In an exclusive interview on Sunday, Dr Muda Yusuf, the Director/CEO of the Centre for Promotion of Private Enterprise, said that the depreciation of the naira, which resulted in a decrease in its value in relation to other currencies, had a negative effect on the large debt servicing expense.
He pointed out that the state’s finances are being strained and its capacity to fulfil important duties is being affected by the massive debt load that the present administration inherited.
“The point is that these states inherited a huge burden of debts.
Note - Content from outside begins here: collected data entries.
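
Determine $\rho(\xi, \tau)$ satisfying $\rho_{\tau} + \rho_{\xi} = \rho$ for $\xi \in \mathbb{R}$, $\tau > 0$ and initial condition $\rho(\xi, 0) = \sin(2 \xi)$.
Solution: Substitute $\rho = e^{\tau}u$, i.e. $u = e^{-\tau}\rho$.
By the product rule, $\rho_{\tau} = e^{\tau}(u_{\tau} + u)$, $\rho_{\xi} = e^{\tau}u_{\xi}$.
Substituting into the PDE and dividing by $e^{\tau}$: $u_{\tau} + u + u_{\xi} = u$.
The lower-order terms cancel, leaving the standard advection equation $u_{\tau} + u_{\xi} = 0$.
Initial data for $u$: $u(\xi,0) = \rho(\xi,0) = \sin(2 \xi)$.
Solve for $u$:
  By method of characteristics (waves move right with speed 1):
  Along characteristics $\xi - \tau =$ const, $u$ is constant, so $u(\xi,\tau) = f(\xi - \tau)$ with $f = u( \cdot , 0)$.
Hence $u(\xi,\tau) = \sin(2 \xi - 2 \tau)$.
Transform back: $\rho(\xi,\tau) = e^{\tau}u(\xi,\tau)$.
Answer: $\rho(\xi, \tau) = - e^{\tau} \sin(2 \tau - 2 \xi)$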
The figure mentioned may sound outrageous but is not much when calculated in dollar terms. Multilateral debts are also tied to infrastructural projects and developmental purposes. Borrowing is not in itself bad if it is used for developmental purposes but the burden of debt must not suffocate the state finances and affect its ability to fulfill major obligations.
“Also, those debts are foreign and once the naira depreciates, it affects the level of debt. As they struggle to service it, the level is still going up because of the exchange rate depreciation. With the depreciation of the currency, the burden of servicing those loans has become extremely very heavy. The exchange rate factor is a major challenge in the debt burden of many states.”
Recently, there has been a greater focus on government spending, especially in light of the nation’s deteriorating economic conditions.